Adverse Childhood Experiences, and right now Adverse Adult Experiences. I talked to my sister outlaw yesterday. She has chronic fatigue and chronic lyme and told me that oxygen and changing my diet is not enough. I should be on various supplements to "enhance my immune system". Oh, I say, I take a multivitamin. She states that it has to be a GOOD multivitamin. I'm sure mine isn't. AND I should be taking vitamin D. Oh, yeah, I say, I take vitamin D. (Sometimes. When that upper left tooth hurts. Mostly I don't.) I don't like pills much. She has no interest in the chronic lyme paper that tests for the antibodies and she dismisses it. "I probably wouldn't understand it." Her son slowed down in classes and will graduate when the EF and fiance get married, April 2022, if that happens. Third time is the charm, right? I hope they can have the wedding. She states that her daughter had her first year of college on line "and that's just not how it's supposed to be. She can't go back and have her first year over. It's just not fair." Guess her name, ha, ha. No, really.
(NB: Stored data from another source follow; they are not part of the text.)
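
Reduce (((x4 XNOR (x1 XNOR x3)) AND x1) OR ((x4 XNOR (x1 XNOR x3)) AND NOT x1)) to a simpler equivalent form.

By distribution ((E AND v) OR (E AND NOT v) = E):
= (x4 XNOR (x1 XNOR x3))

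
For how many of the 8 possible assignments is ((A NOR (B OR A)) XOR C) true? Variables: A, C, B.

Satisfying assignments: (0,0,0), (0,1,1), (1,1,0), (1,1,1)
Count: 4 out of 8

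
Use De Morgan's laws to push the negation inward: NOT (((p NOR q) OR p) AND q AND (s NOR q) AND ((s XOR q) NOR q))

NOT ((p NOR q) OR p) OR NOT q OR NOT (s NOR q) OR NOT ((s XOR q) NOR q)
De Morgan's: NOT(AND of terms) = OR of negations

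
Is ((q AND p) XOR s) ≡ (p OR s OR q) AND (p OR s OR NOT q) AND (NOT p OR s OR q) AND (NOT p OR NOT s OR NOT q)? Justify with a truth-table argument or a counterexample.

Yes, they are equivalent — the two output columns agree on all 8 assignments:
p | s | q | Expression 1 | Expression 2
---------------------------------------
0 | 0 | 0 | 0 | 0
0 | 0 | 1 | 0 | 0
0 | 1 | 0 | 1 | 1
0 | 1 | 1 | 1 | 1
1 | 0 | 0 | 0 | 0
1 | 0 | 1 | 1 | 1
1 | 1 | 0 | 1 | 1
1 | 1 | 1 | 0 | 0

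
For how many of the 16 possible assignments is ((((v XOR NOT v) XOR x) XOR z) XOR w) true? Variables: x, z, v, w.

Satisfying assignments: (0,0,0,0), (0,0,1,0), (0,1,0,1), (0,1,1,1), (1,0,0,1), (1,0,1,1), (1,1,0,0), (1,1,1,0)
Count: 8 out of 16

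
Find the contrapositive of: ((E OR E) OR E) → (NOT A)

Contrapositive: A → NOT ((E OR E) OR E)
Note: A statement and its contrapositive are logically equivalent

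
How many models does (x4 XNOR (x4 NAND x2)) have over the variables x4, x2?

Satisfying assignments: (1,0)
Count: 1 out of 4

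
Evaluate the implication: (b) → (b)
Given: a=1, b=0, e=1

Antecedent (b) = 0; consequent (b) = 0.
0 → 0 = 1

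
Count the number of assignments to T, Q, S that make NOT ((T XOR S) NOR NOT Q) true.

Satisfying assignments: (0,0,0), (0,0,1), (0,1,1), (1,0,0), (1,0,1), (1,1,0)
Count: 6 out of 8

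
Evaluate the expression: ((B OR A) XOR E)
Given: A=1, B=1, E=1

Substituting: ((1 OR 1) XOR 1)
= 0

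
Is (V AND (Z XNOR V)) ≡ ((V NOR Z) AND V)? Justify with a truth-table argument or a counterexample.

No. Counterexample: with V=1, Z=1, Expression 1 = 1 but Expression 2 = 0.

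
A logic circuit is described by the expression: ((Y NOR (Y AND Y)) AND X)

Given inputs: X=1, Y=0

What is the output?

Substituting: ((0 NOR (0 AND 0)) AND 1)
= 1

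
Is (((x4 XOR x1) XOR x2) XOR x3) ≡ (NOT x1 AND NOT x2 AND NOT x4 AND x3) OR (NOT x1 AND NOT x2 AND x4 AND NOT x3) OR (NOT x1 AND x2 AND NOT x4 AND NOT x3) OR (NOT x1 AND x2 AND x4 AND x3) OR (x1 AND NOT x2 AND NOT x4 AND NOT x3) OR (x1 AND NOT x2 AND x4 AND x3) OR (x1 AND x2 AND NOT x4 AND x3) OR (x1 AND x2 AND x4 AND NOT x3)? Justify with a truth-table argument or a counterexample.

Yes, they are equivalent — the two output columns agree on all 16 assignments:
x1 | x2 | x4 | x3 | Expression 1 | Expression 2
-----------------------------------------------
0 | 0 | 0 | 0 | 0 | 0
0 | 0 | 0 | 1 | 1 | 1
0 | 0 | 1 | 0 | 1 | 1
0 | 0 | 1 | 1 | 0 | 0
0 | 1 | 0 | 0 | 1 | 1
0 | 1 | 0 | 1 | 0 | 0
0 | 1 | 1 | 0 | 0 | 0
0 | 1 | 1 | 1 | 1 | 1
1 | 0 | 0 | 0 | 1 | 1
1 | 0 | 0 | 1 | 0 | 0
1 | 0 | 1 | 0 | 0 | 0
1 | 0 | 1 | 1 | 1 | 1
1 | 1 | 0 | 0 | 0 | 0
1 | 1 | 0 | 1 | 1 | 1
1 | 1 | 1 | 0 | 1 | 1
1 | 1 | 1 | 1 | 0 | 0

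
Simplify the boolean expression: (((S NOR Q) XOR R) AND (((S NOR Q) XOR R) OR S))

By absorption (E AND (E OR v) = E):
= ((S NOR Q) XOR R)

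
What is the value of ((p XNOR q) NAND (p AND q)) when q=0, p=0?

Substituting: ((0 XNOR 0) NAND (0 AND 0))
= 1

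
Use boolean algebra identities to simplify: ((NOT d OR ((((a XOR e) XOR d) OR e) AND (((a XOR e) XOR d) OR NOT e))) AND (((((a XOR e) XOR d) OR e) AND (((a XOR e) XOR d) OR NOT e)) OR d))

By distribution ((E OR v) AND (E OR NOT v) = E) then distribution ((E OR v) AND (E OR NOT v) = E):
= ((a XOR e) XOR d)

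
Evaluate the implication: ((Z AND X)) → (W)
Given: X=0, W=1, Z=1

Antecedent ((Z AND X)) = 0; consequent (W) = 1.
0 → 1 = 1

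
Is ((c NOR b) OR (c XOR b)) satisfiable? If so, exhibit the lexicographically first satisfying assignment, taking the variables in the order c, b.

c=0, b=0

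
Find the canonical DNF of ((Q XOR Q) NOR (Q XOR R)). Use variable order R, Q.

(NOT R AND NOT Q) OR (R AND Q)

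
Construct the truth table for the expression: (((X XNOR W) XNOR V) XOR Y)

X | V | W | Y | Output
----------------------
0 | 0 | 0 | 0 | 0
0 | 0 | 0 | 1 | 1
0 | 0 | 1 | 0 | 1
0 | 0 | 1 | 1 | 0
0 | 1 | 0 | 0 | 1
0 | 1 | 0 | 1 | 0
0 | 1 | 1 | 0 | 0
0 | 1 | 1 | 1 | 1
1 | 0 | 0 | 0 | 1
1 | 0 | 0 | 1 | 0
1 | 0 | 1 | 0 | 0
1 | 0 | 1 | 1 | 1
1 | 1 | 0 | 0 | 0
1 | 1 | 0 | 1 | 1
1 | 1 | 1 | 0 | 1
1 | 1 | 1 | 1 | 0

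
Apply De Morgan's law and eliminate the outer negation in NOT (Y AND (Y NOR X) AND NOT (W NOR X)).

NOT Y OR NOT (Y NOR X) OR (W NOR X)
De Morgan's: NOT(AND of terms) = OR of negations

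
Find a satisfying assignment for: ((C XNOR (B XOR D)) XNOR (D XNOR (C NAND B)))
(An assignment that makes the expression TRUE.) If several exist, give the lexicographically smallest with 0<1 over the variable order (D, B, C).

D=0, B=0, C=1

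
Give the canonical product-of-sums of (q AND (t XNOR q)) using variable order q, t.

ΠM(0, 1, 2) = (q OR t) AND (q OR NOT t) AND (NOT q OR t)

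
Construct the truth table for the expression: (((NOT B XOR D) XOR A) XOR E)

D | B | A | E | Output
----------------------
0 | 0 | 0 | 0 | 1
0 | 0 | 0 | 1 | 0
0 | 0 | 1 | 0 | 0
0 | 0 | 1 | 1 | 1
0 | 1 | 0 | 0 | 0
0 | 1 | 0 | 1 | 1
0 | 1 | 1 | 0 | 1
0 | 1 | 1 | 1 | 0
1 | 0 | 0 | 0 | 0
1 | 0 | 0 | 1 | 1
1 | 0 | 1 | 0 | 1
1 | 0 | 1 | 1 | 0
1 | 1 | 0 | 0 | 1
1 | 1 | 0 | 1 | 0
1 | 1 | 1 | 0 | 0
1 | 1 | 1 | 1 | 1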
The high ACE score people are going to shine, now. They survived all that childhood trauma and they know how to hunker down and get through it. They will lead us out of the darkness. Eventually people will decide to have a roaring 20s in order to forget all this trauma and then the ACE score people will back away again.
All my old abandonment distrust of people got triggered at the start of the month. I've written poem after poem about it. You are SO SAD that I haven't posted any of them here. Not gonna either, unless I get more then ten downvotes on this. Heh. I realized yesterday that the poems are not about my present relationship really. They are about the very very old ones. Woman, pulling the bandaid off that suppurating wound, ick. The pus that comes out is old black and foul. Anyhow, I am down to clean flesh at the bottom and maybe it will heal now. I should stop poking at it. Doctors are horrible patients. They argue. B said he'd never been at a visit with a doctor patient and her doctor. He said it was VERY DIFFERENT from when he sees a doctor.
Trauma, trauma, trauma. We can get through this. It is dark and hard and everyone is upset and angry, except the people who knit the Mochimochi Land tiny people. They appear to be happy. Let's all escape into Mochimochi Land for a few days.